Aprovado pelo Congresso em setembro, projeto previa que item seria entregue, entre outros públicos, a estudantes de baixa renda de escolas públicas e mulheres em situação de rua. Presidente argumentou que texto não estabeleceu fonte de custeio

Enquanto a Câmara Municipal de Goiânia se mobiliza para arrecadar absorventes e doar para a população feminina da Capital em situação de vulnerabilidade social, o presidente Jair Bolsonaro (sem partido) vetou a medida prevista no Projeto de Lei 4968, de 2019, que foi aprovado pela Câmara dos Deputados e Senado Federal.

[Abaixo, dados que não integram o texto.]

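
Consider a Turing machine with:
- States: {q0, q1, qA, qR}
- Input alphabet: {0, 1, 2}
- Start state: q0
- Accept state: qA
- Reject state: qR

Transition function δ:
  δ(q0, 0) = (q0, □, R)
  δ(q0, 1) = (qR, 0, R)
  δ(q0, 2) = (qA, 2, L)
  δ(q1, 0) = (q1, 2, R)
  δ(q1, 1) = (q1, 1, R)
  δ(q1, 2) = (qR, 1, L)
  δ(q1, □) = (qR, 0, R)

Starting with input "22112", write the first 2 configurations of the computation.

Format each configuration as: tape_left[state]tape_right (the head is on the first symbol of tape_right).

Transitions applied:
Step 1: δ(q0, 2) = (qA, 2, L)

The first 2 configurations are:
[q0]22112 ⊢ [qA]□22112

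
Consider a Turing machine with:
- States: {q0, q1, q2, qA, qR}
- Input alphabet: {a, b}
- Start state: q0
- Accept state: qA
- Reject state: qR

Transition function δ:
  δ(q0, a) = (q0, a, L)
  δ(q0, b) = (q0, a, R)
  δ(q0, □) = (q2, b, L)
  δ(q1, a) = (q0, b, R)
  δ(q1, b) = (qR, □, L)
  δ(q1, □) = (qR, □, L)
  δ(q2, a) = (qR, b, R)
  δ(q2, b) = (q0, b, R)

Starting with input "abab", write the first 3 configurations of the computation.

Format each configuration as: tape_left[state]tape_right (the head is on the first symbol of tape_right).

Transitions applied:
Step 1: δ(q0, a) = (q0, a, L)
Step 2: δ(q0, □) = (q2, b, L)

The first 3 configurations are:
[q0]abab ⊢ [q0]□abab ⊢ [q2]□babab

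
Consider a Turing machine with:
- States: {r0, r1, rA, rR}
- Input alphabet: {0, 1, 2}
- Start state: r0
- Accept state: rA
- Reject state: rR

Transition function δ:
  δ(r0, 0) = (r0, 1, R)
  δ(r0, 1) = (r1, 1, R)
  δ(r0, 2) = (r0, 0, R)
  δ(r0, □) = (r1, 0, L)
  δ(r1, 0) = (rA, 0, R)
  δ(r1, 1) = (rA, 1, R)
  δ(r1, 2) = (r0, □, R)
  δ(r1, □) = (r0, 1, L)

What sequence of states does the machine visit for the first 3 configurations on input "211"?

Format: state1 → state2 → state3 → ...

Execution trace:
Initial: [r0]211
Step 1: δ(r0, 2) = (r0, 0, R) → 0[r0]11
Step 2: δ(r0, 1) = (r1, 1, R) → 01[r1]1

State sequence: r0 → r0 → r1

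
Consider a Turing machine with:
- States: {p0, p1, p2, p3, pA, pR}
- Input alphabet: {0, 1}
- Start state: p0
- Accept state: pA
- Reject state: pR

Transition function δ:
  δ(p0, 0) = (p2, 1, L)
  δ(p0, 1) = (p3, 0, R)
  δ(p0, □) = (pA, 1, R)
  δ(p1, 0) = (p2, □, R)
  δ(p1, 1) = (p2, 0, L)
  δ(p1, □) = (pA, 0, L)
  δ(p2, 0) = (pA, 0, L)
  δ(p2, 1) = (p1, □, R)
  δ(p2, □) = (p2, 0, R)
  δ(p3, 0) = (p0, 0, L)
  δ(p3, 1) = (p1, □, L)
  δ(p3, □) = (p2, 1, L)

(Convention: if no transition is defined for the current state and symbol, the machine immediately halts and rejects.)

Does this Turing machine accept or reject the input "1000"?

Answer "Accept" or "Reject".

Execution trace:
Initial: [p0]1000
Step 1: δ(p0, 1) = (p3, 0, R) → 0[p3]000
Step 2: δ(p3, 0) = (p0, 0, L) → [p0]0000
Step 3: δ(p0, 0) = (p2, 1, L) → [p2]□1000
Step 4: δ(p2, □) = (p2, 0, R) → 0[p2]1000
Step 5: δ(p2, 1) = (p1, □, R) → 0□[p1]000
Step 6: δ(p1, 0) = (p2, □, R) → 0□□[p2]00
Step 7: δ(p2, 0) = (pA, 0, L) → 0□[pA]□00

The machine reaches the accept state pA and halts.

Answer: Accept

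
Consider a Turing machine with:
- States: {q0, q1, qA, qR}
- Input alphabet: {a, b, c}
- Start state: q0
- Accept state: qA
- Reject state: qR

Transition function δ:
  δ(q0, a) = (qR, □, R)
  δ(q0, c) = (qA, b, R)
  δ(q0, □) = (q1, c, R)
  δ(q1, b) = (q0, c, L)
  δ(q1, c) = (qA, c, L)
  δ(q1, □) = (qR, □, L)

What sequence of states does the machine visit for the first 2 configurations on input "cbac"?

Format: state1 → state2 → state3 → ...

Execution trace:
Initial: [q0]cbac
Step 1: δ(q0, c) = (qA, b, R) → b[qA]bac

The machine reaches the accept state qA and halts.

State sequence: q0 → qA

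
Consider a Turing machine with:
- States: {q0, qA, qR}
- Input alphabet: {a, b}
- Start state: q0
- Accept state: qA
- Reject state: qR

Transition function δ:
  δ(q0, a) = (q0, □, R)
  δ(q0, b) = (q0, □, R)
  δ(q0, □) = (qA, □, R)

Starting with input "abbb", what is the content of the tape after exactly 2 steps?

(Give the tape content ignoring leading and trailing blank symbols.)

Execution trace:
Initial: [q0]abbb
Step 1: δ(q0, a) = (q0, □, R) → □[q0]bbb
Step 2: δ(q0, b) = (q0, □, R) → □□[q0]bb

After 2 steps, the tape (ignoring leading/trailing blanks) is: bb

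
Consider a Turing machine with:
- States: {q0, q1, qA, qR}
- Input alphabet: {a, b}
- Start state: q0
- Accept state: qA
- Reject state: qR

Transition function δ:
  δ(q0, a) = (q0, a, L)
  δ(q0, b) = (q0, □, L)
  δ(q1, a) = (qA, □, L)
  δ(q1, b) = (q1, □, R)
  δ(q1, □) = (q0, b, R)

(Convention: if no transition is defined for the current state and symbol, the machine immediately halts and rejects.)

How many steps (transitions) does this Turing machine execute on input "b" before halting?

Execution trace:
Initial: [q0]b
Step 1: δ(q0, b) = (q0, □, L) → [q0]□□

No transition is defined for δ(q0, □). By convention the machine halts and rejects.

The machine executed 1 step before halting.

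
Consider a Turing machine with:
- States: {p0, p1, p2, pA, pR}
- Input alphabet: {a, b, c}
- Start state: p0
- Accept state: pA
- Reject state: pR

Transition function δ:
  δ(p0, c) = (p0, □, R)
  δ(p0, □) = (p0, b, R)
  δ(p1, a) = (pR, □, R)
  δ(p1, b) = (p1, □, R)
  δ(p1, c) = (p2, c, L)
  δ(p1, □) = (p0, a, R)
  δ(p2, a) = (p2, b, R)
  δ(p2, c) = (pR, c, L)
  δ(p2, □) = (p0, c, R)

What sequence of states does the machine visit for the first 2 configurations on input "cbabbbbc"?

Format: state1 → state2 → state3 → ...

Execution trace:
Initial: [p0]cbabbbbc
Step 1: δ(p0, c) = (p0, □, R) → □[p0]babbbbc

No transition is defined for δ(p0, b). By convention the machine halts and rejects.

State sequence: p0 → p0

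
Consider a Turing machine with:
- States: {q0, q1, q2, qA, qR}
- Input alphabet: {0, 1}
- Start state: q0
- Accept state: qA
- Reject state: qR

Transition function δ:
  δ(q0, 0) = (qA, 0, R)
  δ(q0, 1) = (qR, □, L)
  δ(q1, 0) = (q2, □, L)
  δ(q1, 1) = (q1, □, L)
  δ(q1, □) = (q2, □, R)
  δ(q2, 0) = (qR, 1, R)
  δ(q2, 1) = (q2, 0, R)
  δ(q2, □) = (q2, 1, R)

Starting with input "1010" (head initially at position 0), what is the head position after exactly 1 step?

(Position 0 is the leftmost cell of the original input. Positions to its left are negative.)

Execution trace (head position shown):
Step 0: [q0]1010  (head at position 0)
Step 1: move left → [qR]□□010  (head at position -1)

After 1 step, the head is at position -1.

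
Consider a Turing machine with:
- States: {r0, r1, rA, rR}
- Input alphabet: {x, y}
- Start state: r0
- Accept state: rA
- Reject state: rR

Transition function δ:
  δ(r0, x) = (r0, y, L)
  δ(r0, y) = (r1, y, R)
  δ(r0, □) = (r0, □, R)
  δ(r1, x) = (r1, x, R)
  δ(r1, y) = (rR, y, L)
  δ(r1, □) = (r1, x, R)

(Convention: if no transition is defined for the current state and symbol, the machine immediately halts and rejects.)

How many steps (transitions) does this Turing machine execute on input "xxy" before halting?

Execution trace:
Initial: [r0]xxy
Step 1: δ(r0, x) = (r0, y, L) → [r0]□yxy
Step 2: δ(r0, □) = (r0, □, R) → □[r0]yxy
Step 3: δ(r0, y) = (r1, y, R) → □y[r1]xy
Step 4: δ(r1, x) = (r1, x, R) → □yx[r1]y
Step 5: δ(r1, y) = (rR, y, L) → □y[rR]xy

The machine reaches the reject state rR and halts.

The machine executed 5 steps before halting.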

O projeto tinha como objetivo distribuir gratuitamente absorventes, principalmente, para estudantes de baixa renda matriculadas em escolas da rede pública de ensino, mas também mulheres em situação de rua ou de vulnerabilidade social extrema, presidiárias e adolescentes internadas em unidades para cumprimento de medida socioeducativa.

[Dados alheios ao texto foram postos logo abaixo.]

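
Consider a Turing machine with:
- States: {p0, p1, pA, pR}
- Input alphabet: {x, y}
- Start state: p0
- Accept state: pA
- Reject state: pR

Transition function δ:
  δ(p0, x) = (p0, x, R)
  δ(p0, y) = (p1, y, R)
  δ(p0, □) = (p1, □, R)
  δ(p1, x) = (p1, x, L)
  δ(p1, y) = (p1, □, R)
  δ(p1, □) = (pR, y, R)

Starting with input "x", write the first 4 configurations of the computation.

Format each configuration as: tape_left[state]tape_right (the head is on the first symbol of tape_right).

Transitions applied:
Step 1: δ(p0, x) = (p0, x, R)
Step 2: δ(p0, □) = (p1, □, R)
Step 3: δ(p1, □) = (pR, y, R)

The first 4 configurations are:
[p0]x ⊢ x[p0]□ ⊢ x□[p1]□ ⊢ x□y[pR]□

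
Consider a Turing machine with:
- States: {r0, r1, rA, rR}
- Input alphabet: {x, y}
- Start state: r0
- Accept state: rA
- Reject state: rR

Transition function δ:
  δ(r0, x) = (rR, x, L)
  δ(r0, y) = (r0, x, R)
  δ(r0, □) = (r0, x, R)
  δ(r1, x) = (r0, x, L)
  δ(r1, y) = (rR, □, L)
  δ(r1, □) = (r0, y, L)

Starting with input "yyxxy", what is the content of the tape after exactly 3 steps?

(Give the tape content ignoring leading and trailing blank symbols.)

Execution trace:
Initial: [r0]yyxxy
Step 1: δ(r0, y) = (r0, x, R) → x[r0]yxxy
Step 2: δ(r0, y) = (r0, x, R) → xx[r0]xxy
Step 3: δ(r0, x) = (rR, x, L) → x[rR]xxxy

The machine reaches the reject state rR and halts.

After 3 steps, the tape (ignoring leading/trailing blanks) is: xxxxy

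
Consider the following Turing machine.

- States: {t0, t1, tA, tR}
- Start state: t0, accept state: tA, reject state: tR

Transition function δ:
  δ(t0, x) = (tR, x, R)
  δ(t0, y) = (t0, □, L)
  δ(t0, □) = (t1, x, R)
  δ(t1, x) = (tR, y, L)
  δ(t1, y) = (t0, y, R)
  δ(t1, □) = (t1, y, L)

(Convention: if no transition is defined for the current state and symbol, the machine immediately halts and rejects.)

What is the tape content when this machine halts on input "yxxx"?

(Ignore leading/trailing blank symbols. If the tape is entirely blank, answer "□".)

Execution trace:
Initial: [t0]yxxx
Step 1: δ(t0, y) = (t0, □, L) → [t0]□□xxx
Step 2: δ(t0, □) = (t1, x, R) → x[t1]□xxx
Step 3: δ(t1, □) = (t1, y, L) → [t1]xyxxx
Step 4: δ(t1, x) = (tR, y, L) → [tR]□yyxxx

The machine reaches the reject state tR and halts.

Final tape (ignoring leading/trailing blanks): yyxxx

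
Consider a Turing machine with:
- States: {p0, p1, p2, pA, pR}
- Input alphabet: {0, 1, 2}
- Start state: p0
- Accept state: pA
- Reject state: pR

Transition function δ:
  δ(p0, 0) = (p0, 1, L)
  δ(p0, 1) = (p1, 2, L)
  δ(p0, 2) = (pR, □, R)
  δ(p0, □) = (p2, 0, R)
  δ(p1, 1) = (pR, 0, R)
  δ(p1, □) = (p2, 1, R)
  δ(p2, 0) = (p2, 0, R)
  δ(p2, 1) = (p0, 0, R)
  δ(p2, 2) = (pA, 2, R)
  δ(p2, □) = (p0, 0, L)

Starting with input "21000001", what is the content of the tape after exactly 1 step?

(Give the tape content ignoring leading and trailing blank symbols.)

Execution trace:
Initial: [p0]21000001
Step 1: δ(p0, 2) = (pR, □, R) → □[pR]1000001

The machine reaches the reject state pR and halts.

After 1 step, the tape (ignoring leading/trailing blanks) is: 1000001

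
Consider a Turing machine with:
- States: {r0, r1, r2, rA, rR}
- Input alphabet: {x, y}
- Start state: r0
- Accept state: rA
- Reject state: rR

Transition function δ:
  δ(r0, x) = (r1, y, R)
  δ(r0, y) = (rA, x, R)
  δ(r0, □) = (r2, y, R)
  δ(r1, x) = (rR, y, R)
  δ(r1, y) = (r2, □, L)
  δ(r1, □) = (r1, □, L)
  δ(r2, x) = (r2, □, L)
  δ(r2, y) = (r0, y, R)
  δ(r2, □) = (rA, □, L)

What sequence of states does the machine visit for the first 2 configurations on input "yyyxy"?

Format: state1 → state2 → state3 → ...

Execution trace:
Initial: [r0]yyyxy
Step 1: δ(r0, y) = (rA, x, R) → x[rA]yyxy

The machine reaches the accept state rA and halts.

State sequence: r0 → rA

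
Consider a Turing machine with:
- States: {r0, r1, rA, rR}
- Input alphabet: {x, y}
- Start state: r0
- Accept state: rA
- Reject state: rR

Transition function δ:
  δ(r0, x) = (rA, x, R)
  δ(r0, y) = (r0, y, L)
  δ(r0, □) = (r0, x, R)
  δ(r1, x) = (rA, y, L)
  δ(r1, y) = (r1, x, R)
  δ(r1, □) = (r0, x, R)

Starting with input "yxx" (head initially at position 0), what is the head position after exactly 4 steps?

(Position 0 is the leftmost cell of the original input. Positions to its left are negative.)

Execution trace (head position shown):
Step 0: [r0]yxx  (head at position 0)
Step 1: move left → [r0]□yxx  (head at position -1)
Step 2: move right → x[r0]yxx  (head at position 0)
Step 3: move left → [r0]xyxx  (head at position -1)
Step 4: move right → x[rA]yxx  (head at position 0)

After 4 steps, the head is at position 0.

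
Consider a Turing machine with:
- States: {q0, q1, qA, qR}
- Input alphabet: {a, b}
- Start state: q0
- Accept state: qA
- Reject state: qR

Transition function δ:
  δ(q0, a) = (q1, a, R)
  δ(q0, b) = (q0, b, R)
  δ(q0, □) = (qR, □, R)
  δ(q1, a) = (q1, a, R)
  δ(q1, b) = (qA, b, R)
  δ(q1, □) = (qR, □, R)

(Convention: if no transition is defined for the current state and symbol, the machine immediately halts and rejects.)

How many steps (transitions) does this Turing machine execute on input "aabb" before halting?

Execution trace:
Initial: [q0]aabb
Step 1: δ(q0, a) = (q1, a, R) → a[q1]abb
Step 2: δ(q1, a) = (q1, a, R) → aa[q1]bb
Step 3: δ(q1, b) = (qA, b, R) → aab[qA]b

The machine reaches the accept state qA and halts.

The machine executed 3 steps before halting.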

Nas justificativas dos vetos remetidas ao presidente do Senado Rodrigo Pacheco (DEM-MG), Bolsonaro afirmou que a distribuição de absorventes para estudantes de baixa renda contrariava o interesse público por não existir “compatibilidade com a autonomia das redes e estabelecimentos de ensino”.

Além disso, o presidente afirmou que o PL não indicava a fonte de custeio da aquisição dos absorventes ou uma medida compensatória, o que iria contra a Lei de Diretrizes Orçamentárias. No texto original do projeto aprovado na Câmara e no Senado, as fontes de custeio eram as dotações disponibilizadas anualmente pela União ao funcionamento do Sistema Único de Saúde (SUS).

Para atingir parte do público alvo previsto no projeto, as cestas básicas entregues no âmbito do Sistema Nacional de Segurança Alimentar e Nutricional (Sisan) deveriam conter o absorvente higiênico como item essencial. No entanto, o item também foi vetado com a justificativa de falta de indicação orçamentária.

Em publicação no Diário Oficial da União desta quinta-feira (07), o presidente sancionou a criação de um Programa de Proteção e Promoção da Saúde Menstrual com uma “estratégia” para a “promoção da saúde e atenção à higiene feminina”.